Rousseau era conhecido pela sua vida pessoal controversa e por conflitos com outros intelectuais da época, como Voltaire. A sua defesa da reparação de erros pode ser lida, ironicamente, à luz das suas próprias dificuldades em reconciliar-se publicamente com alguns dos seus atos ou opiniões.

Perguntas Frequentes

O que significa exatamente 'corar' nesta citação?
Neste contexto, 'corar' significa sentir vergonha ou embaraço. Rousseau diz que essa vergonha deve ser sentida por termos cometido uma falta, não por tomarmos a iniciativa de a corrigir.
Esta ideia aplica-se apenas a erros morais?
Não. Aplica-se a qualquer tipo de erro – profissional, interpessoal, intelectual ou prático. O princípio é universal: a ação errada é que deve causar constrangimento, não a ação corretiva.
Como posso praticar este ensinamento no dia a dia?

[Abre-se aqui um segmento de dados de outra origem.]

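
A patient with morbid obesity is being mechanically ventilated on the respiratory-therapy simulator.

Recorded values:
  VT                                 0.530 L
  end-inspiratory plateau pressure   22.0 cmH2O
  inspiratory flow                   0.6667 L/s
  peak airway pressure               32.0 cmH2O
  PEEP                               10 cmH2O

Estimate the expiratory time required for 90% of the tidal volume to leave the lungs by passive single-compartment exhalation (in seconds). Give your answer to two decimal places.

R = (PIP − Pplat)/V̇ = (32.0 − 22.0) / 0.6667 = 10.0/0.6667 = 14.999 cmH2O·s/L.
C = Vt/(Pplat − PEEP) = 530.0 / (22.0 − 10) = 530.0/12.0 = 44.167 mL/cmH2O.
τ = R × C = 14.999 × 0.04417 L/cmH2O = 0.6625 s.
t = −τ·ln(1 − 0.90) = −0.6625·ln(0.1) = 1.525 s.

1.53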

Praticando a autorreflexão para reconhecer os próprios erros sem autoindulgência, e depois agindo para os corrigir com determinação, vendo essa correção como um passo positivo e digno, não como uma humilhação.
Por que é tão difícil por vezes reparar um erro?
Porque a reparação exige humildade, exposição à crítica e esforço. A sociedade por vezes estigmatiza mais quem admite falhas do que quem as comete em silêncio, contrariando o ensinamento de Rousseau.